Non mi è mai parso che fosse stato così nei luoghi dell’arte e della cultura. Possibile che di questa parte di cittadini, posto il loro impegno e fiduciosi nella relazione sociale al tempo della crisi Covid, per mesi nessuna persona che conta abbia voluto parlarne a favore? E nessuno fa nemmeno riferimento ai milioni di fruitori, visitatori e spettatori, rimasti senza questo 'pasto' che gratifica, eleva, cura e arricchisce. Un pasto diverso da quello di cui si occupano i media e le persone che decidono sul piano politico e amministrativo. Ma questo secondo pasto, che è il nutrimento della civiltà in cammino, sostanza delle sostanze, non essendo nella dimensione del consumo veloce, non viene appunto promosso, gli viene impedito addirittura di vivere. Osserviamo con amarezza profonda che alla dignità del silenzio ha corrisposto il silenzio delle istituzioni, le quali, denutrite del ruolo dell’arte, della cultura, della scienza, non potranno che inaridirsi.

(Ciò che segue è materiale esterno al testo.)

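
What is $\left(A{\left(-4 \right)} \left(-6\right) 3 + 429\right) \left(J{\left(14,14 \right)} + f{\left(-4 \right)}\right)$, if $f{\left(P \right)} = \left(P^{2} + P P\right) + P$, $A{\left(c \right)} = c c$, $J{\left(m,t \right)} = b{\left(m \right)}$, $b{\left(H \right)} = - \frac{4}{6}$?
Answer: $3854$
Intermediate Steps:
$b{\left(H \right)} = - \frac{2}{3}$ ($b{\left(H \right)} = \left(-4\right) \frac{1}{6} = - \frac{2}{3}$)
$J{\left(m,t \right)} = - \frac{2}{3}$
$A{\left(c \right)} = c^{2}$
$f{\left(P \right)} = P + 2 P^{2}$ ($f{\left(P \right)} = \left(P^{2} + P^{2}\right) + P = 2 P^{2} + P = P + 2 P^{2}$)
$\left(A{\left(-4 \right)} \left(-6\right) 3 + 429\right) \left(J{\left(14,14 \right)} + f{\left(-4 \right)}\right) = \left(\left(-4\right)^{2} \left(-6\right) 3 + 429\right) \left(- \frac{2}{3} - 4 \left(1 + 2 \left(-4\right)\right)\right) = \left(16 \left(-6\right) 3 + 429\right) \left(- \frac{2}{3} - 4 \left(1 - 8\right)\right) = \left(\left(-96\right) 3 + 429\right) \left(- \frac{2}{3} - -28\right) = \left(-288 + 429\right) \left(- \frac{2}{3} + 28\right) = 141 \cdot \frac{82}{3} = 3854$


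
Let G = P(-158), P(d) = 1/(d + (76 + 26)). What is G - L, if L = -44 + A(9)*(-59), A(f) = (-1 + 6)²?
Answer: 85063/56 ≈ 1519.0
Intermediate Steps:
A(f) = 25 (A(f) = 5² = 25)
P(d) = 1/(102 + d) (P(d) = 1/(d + 102) = 1/(102 + d))
G = -1/56 (G = 1/(102 - 158) = 1/(-56) = -1/56 ≈ -0.017857)
L = -1519 (L = -44 + 25*(-59) = -44 - 1475 = -1519)
G - L = -1/56 - 1*(-1519) = -1/56 + 1519 = 85063/56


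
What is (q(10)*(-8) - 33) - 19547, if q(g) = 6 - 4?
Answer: -19596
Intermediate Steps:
q(g) = 2
(q(10)*(-8) - 33) - 19547 = (2*(-8) - 33) - 19547 = (-16 - 33) - 19547 = -49 - 19547 = -19596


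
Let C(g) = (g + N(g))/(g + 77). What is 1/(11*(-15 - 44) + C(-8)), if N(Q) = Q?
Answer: -69/44797 ≈ -0.0015403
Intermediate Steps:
C(g) = 2*g/(77 + g) (C(g) = (g + g)/(g + 77) = (2*g)/(77 + g) = 2*g/(77 + g))
1/(11*(-15 - 44) + C(-8)) = 1/(11*(-15 - 44) + 2*(-8)/(77 - 8)) = 1/(11*(-59) + 2*(-8)/69) = 1/(-649 + 2*(-8)*(1/69)) = 1/(-649 - 16/69) = 1/(-44797/69) = -69/44797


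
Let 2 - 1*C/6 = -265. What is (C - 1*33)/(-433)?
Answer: -1569/433 ≈ -3.6236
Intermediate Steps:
C = 1602 (C = 12 - 6*(-265) = 12 + 1590 = 1602)
(C - 1*33)/(-433) = (1602 - 1*33)/(-433) = (1602 - 33)*(-1/433) = 1569*(-1/433) = -1569/433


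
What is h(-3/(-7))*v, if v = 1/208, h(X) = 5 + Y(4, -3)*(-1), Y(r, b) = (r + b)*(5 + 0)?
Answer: 0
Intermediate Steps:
Y(r, b) = 5*b + 5*r (Y(r, b) = (b + r)*5 = 5*b + 5*r)
h(X) = 0 (h(X) = 5 + (5*(-3) + 5*4)*(-1) = 5 + (-15 + 20)*(-1) = 5 + 5*(-1) = 5 - 5 = 0)
v = 1/208 ≈ 0.0048077
h(-3/(-7))*v = 0*(1/208) = 0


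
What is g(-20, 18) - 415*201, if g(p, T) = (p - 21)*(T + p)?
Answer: -83333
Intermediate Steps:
g(p, T) = (-21 + p)*(T + p)
g(-20, 18) - 415*201 = ((-20)**2 - 21*18 - 21*(-20) + 18*(-20)) - 415*201 = (400 - 378 + 420 - 360) - 83415 = 82 - 83415 = -83333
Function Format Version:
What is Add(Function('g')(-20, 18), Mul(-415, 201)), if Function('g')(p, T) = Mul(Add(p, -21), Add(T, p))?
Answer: -83333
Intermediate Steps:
Function('g')(p, T) = Mul(Add(-21, p), Add(T, p))
Add(Function('g')(-20, 18), Mul(-415, 201)) = Add(Add(Pow(-20, 2), Mul(-21, 18), Mul(-21, -20), Mul(18, -20)), Mul(-415, 201)) = Add(Add(400, -378, 420, -360), -83415) = Add(82, -83415) = -83333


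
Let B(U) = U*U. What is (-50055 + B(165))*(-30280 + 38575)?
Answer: -189374850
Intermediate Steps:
B(U) = U²
(-50055 + B(165))*(-30280 + 38575) = (-50055 + 165²)*(-30280 + 38575) = (-50055 + 27225)*8295 = -22830*8295 = -189374850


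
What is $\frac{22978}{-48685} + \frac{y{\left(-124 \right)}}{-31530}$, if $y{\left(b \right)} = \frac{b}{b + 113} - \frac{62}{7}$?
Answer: $- \frac{265691779}{562847285} \approx -0.47205$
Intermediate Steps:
$y{\left(b \right)} = - \frac{62}{7} + \frac{b}{113 + b}$ ($y{\left(b \right)} = \frac{b}{113 + b} - \frac{62}{7} = - \frac{62}{7} + \frac{b}{113 + b}$)
$\frac{22978}{-48685} + \frac{y{\left(-124 \right)}}{-31530} = \frac{22978}{-48685} + \frac{\frac{1}{7} \frac{1}{113 - 124} \left(-7006 - -6820\right)}{-31530} = 22978 \left(- \frac{1}{48685}\right) + \frac{-7006 + 6820}{7 \left(-11\right)} \left(- \frac{1}{31530}\right) = - \frac{22978}{48685} + \frac{1}{7} \left(- \frac{1}{11}\right) \left(-186\right) \left(- \frac{1}{31530}\right) = - \frac{22978}{48685} + \frac{186}{77} \left(- \frac{1}{31530}\right) = - \frac{22978}{48685} - \frac{31}{404635} = - \frac{265691779}{562847285}$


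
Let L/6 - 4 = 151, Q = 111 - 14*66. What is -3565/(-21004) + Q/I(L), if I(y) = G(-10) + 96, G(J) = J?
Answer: -8384831/903172 ≈ -9.2838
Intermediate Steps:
Q = -813 (Q = 111 - 924 = -813)
L = 930 (L = 24 + 6*151 = 24 + 906 = 930)
I(y) = 86 (I(y) = -10 + 96 = 86)
-3565/(-21004) + Q/I(L) = -3565/(-21004) - 813/86 = -3565*(-1/21004) - 813*1/86 = 3565/21004 - 813/86 = -8384831/903172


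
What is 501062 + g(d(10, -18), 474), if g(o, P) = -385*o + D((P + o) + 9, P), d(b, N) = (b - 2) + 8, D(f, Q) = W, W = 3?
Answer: 494905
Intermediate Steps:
D(f, Q) = 3
d(b, N) = 6 + b (d(b, N) = (-2 + b) + 8 = 6 + b)
g(o, P) = 3 - 385*o (g(o, P) = -385*o + 3 = 3 - 385*o)
501062 + g(d(10, -18), 474) = 501062 + (3 - 385*(6 + 10)) = 501062 + (3 - 385*16) = 501062 + (3 - 6160) = 501062 - 6157 = 494905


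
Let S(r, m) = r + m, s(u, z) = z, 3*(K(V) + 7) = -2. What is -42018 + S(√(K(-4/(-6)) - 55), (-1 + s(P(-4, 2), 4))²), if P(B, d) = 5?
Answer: -42009 + 2*I*√141/3 ≈ -42009.0 + 7.9162*I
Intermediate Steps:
K(V) = -23/3 (K(V) = -7 + (⅓)*(-2) = -7 - ⅔ = -23/3)
S(r, m) = m + r
-42018 + S(√(K(-4/(-6)) - 55), (-1 + s(P(-4, 2), 4))²) = -42018 + ((-1 + 4)² + √(-23/3 - 55)) = -42018 + (3² + √(-188/3)) = -42018 + (9 + 2*I*√141/3) = -42009 + 2*I*√141/3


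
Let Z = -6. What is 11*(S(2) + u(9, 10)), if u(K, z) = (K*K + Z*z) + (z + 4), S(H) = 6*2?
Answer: 517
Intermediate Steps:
S(H) = 12
u(K, z) = 4 + K² - 5*z (u(K, z) = (K*K - 6*z) + (z + 4) = (K² - 6*z) + (4 + z) = 4 + K² - 5*z)
11*(S(2) + u(9, 10)) = 11*(12 + (4 + 9² - 5*10)) = 11*(12 + (4 + 81 - 50)) = 11*(12 + 35) = 11*47 = 517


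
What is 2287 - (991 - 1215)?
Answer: 2511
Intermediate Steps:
2287 - (991 - 1215) = 2287 - 1*(-224) = 2287 + 224 = 2511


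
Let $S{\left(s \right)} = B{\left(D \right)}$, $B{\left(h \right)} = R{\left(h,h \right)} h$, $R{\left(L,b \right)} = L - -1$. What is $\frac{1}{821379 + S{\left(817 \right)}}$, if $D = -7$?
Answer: $\frac{1}{821421} \approx 1.2174 \cdot 10^{-6}$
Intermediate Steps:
$R{\left(L,b \right)} = 1 + L$ ($R{\left(L,b \right)} = L + 1 = 1 + L$)
$B{\left(h \right)} = h \left(1 + h\right)$ ($B{\left(h \right)} = \left(1 + h\right) h = h \left(1 + h\right)$)
$S{\left(s \right)} = 42$ ($S{\left(s \right)} = - 7 \left(1 - 7\right) = \left(-7\right) \left(-6\right) = 42$)
$\frac{1}{821379 + S{\left(817 \right)}} = \frac{1}{821379 + 42} = \frac{1}{821421}$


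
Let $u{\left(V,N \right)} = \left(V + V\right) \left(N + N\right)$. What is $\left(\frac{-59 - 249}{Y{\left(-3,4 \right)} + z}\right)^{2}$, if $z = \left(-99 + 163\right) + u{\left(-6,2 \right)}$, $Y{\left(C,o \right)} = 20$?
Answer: $\frac{5929}{81} \approx 73.198$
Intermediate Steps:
$u{\left(V,N \right)} = 4 N V$ ($u{\left(V,N \right)} = 2 V 2 N = 4 N V$)
$z = 16$ ($z = \left(-99 + 163\right) + 4 \cdot 2 \left(-6\right) = 64 - 48 = 16$)
$\left(\frac{-59 - 249}{Y{\left(-3,4 \right)} + z}\right)^{2} = \left(\frac{-59 - 249}{20 + 16}\right)^{2} = \left(- \frac{308}{36}\right)^{2} = \left(\left(-308\right) \frac{1}{36}\right)^{2} = \left(- \frac{77}{9}\right)^{2} = \frac{5929}{81}$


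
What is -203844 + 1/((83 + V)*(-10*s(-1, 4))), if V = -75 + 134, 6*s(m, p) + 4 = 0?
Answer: -578916957/2840 ≈ -2.0384e+5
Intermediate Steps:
s(m, p) = -2/3 (s(m, p) = -2/3 + (1/6)*0 = -2/3 + 0 = -2/3)
V = 59
-203844 + 1/((83 + V)*(-10*s(-1, 4))) = -203844 + 1/((83 + 59)*(-10*(-2/3))) = -203844 + 1/(142*(20/3)) = -203844 + 1/(2840/3) = -203844 + 3/2840 = -578916957/2840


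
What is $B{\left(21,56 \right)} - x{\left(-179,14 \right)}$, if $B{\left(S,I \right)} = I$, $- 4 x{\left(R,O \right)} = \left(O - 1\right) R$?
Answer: $- \frac{2103}{4} \approx -525.75$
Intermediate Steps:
$x{\left(R,O \right)} = - \frac{R \left(-1 + O\right)}{4}$ ($x{\left(R,O \right)} = - \frac{\left(O - 1\right) R}{4} = - \frac{\left(-1 + O\right) R}{4} = - \frac{R \left(-1 + O\right)}{4}$)
$B{\left(21,56 \right)} - x{\left(-179,14 \right)} = 56 - \frac{1}{4} \left(-179\right) \left(1 - 14\right) = 56 - \frac{1}{4} \left(-179\right) \left(-13\right) = 56 - \frac{2327}{4} = - \frac{2103}{4}$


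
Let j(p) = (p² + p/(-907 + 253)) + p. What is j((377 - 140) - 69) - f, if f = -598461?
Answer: 68326949/109 ≈ 6.2685e+5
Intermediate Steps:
j(p) = p² + 653*p/654 (j(p) = (p² + p/(-654)) + p = (p² - p/654) + p = p² + 653*p/654)
j((377 - 140) - 69) - f = ((377 - 140) - 69)*(653 + 654*((377 - 140) - 69))/654 - 1*(-598461) = (237 - 69)*(653 + 654*(237 - 69))/654 + 598461 = (1/654)*168*(653 + 654*168) + 598461 = (1/654)*168*(653 + 109872) + 598461 = (1/654)*168*110525 + 598461 = 3094700/109 + 598461 = 68326949/109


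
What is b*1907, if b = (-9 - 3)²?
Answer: 274608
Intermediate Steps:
b = 144 (b = (-12)² = 144)
b*1907 = 144*1907 = 274608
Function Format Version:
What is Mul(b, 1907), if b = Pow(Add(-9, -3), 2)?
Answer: 274608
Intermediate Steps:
b = 144 (b = Pow(-12, 2) = 144)
Mul(b, 1907) = Mul(144, 1907) = 274608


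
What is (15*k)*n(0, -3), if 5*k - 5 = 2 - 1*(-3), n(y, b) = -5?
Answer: -150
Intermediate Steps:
k = 2 (k = 1 + (2 - 1*(-3))/5 = 1 + (2 + 3)/5 = 1 + (1/5)*5 = 1 + 1 = 2)
(15*k)*n(0, -3) = (15*2)*(-5) = 30*(-5) = -150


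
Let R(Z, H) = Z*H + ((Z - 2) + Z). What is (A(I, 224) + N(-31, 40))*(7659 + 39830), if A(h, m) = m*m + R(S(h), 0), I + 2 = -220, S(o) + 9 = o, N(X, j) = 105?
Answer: 2365759513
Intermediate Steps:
S(o) = -9 + o
R(Z, H) = -2 + 2*Z + H*Z (R(Z, H) = H*Z + ((-2 + Z) + Z) = H*Z + (-2 + 2*Z) = -2 + 2*Z + H*Z)
I = -222 (I = -2 - 220 = -222)
A(h, m) = -20 + m² + 2*h (A(h, m) = m*m + (-2 + 2*(-9 + h) + 0*(-9 + h)) = m² + (-2 + (-18 + 2*h) + 0) = m² + (-20 + 2*h) = -20 + m² + 2*h)
(A(I, 224) + N(-31, 40))*(7659 + 39830) = ((-20 + 224² + 2*(-222)) + 105)*(7659 + 39830) = ((-20 + 50176 - 444) + 105)*47489 = (49712 + 105)*47489 = 49817*47489 = 2365759513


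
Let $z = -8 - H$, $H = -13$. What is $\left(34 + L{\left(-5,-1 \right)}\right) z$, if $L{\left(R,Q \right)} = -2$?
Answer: $160$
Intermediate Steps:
$z = 5$ ($z = -8 - -13 = -8 + 13 = 5$)
$\left(34 + L{\left(-5,-1 \right)}\right) z = \left(34 - 2\right) 5 = 32 \cdot 5 = 160$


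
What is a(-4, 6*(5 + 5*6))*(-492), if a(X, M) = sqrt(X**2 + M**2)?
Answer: -984*sqrt(11029) ≈ -1.0334e+5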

L’immagine della bellezza che il nostro Paese ha irradiato per secoli si sta spegnendo. Lo dimostra anche tutto ciò che è nel sistema arte cultura scienza: università, accademie, conservatori, scuole per l’apprendimento di lavori artistico-artigianali. Leggiamo che sfrenati progetti si stanno per contrapporre, enunciando un vero e proprio modello di consumismo costruttivo, al principio natura-architettura per un’armonia dell’abitare, mentre già da tempo la televisione pubblica e privata offre ben pochi esempi di una pedagogia e di una filosofia della visione e della conversazione per un processo virtuoso collettivo. Il rifugio, in questi mesi, è la radio, soprattutto la terza rete Rai che potrebbe essere guida per un recupero di formazione nella comunicazione sorella televisiva.
La bellezza dei nostri tesori d’arte come delle nostre attività d’eccellenza creativa dispiegate tra le arti e anche nelle scienze – vorrei così rivolgermi a Mario Draghi, presidente del Consiglio, mentre di molte attività si è annunciata una riapertura prudente e parziale – insieme al patrimonio dei beni paesaggistici, culturali e storico artistici, delle tecniche tradizionali, materiali e immateriali, impone un compito che non possiamo dismettere: il nostro Paese, un composito risultato di meraviglie, deve essere presto curato per le tante ferite che gli sono state inferte e per l’imminenza di nuove lacerazioni che stanno per essere praticate. In virtù di tutto ciò, possiamo solamente pregare che si appresti la cura per far vivere l’arte, la cultura e la scienza. Accendete le luci, aprite musei e teatri, tirate il sipario, mettete a punto gli strumenti, entrino in scena i danzatori.